Peut-on suivre des indicateurs opérationnels de production dans Monday.com ?

Oui, dès lors qu'ils reposent sur une donnée saisie dans l'outil : avancement des affaires, respect des délais engagés, charge par semaine, volume de non-conformités. Pour les données machine ou les indicateurs issus d'un ERP, la bonne approche est l'intégration, pas la ressaisie.

Combien de tableaux de bord faut-il prévoir ?

Beaucoup moins qu'on ne l'imagine. Un écran par audience réelle, soit deux ou trois dans une PME. Nous intervenons régulièrement sur des environnements saturés de vues et d'automatisations, où l'excès de configuration a fini par rendre l'ensemble illisible.

Les tableaux de bord se mettent-ils vraiment à jour tout seuls ?

Ils se recalculent en direct à partir des tableaux connectés. Mais ils dépendent entièrement de la qualité de la saisie. Un indicateur faux ne vient jamais de l'outil, il vient d'un champ que personne ne remplit ou d'un statut que chacun interprète à sa façon.
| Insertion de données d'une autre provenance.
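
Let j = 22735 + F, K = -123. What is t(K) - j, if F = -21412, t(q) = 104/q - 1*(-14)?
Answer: -161111/123 ≈ -1309.8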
Faut-il une licence pour que la direction consulte les chiffres ?

Les membres du comité qui consultent régulièrement ont besoin d'un accès. Pour une diffusion plus large, il existe des vues partageables. Nous calibrons toujours ce point au moment du cadrage : c'est là que se joue une part importante du budget.

Combien de temps pour disposer d'un reporting fiable ?

Un premier tableau de bord se construit en quelques jours. La fiabilité, elle, arrive quand la saisie est stabilisée et les référentiels verrouillés — comptez plutôt quelques mois, et un rituel tenu sans exception pendant cette période.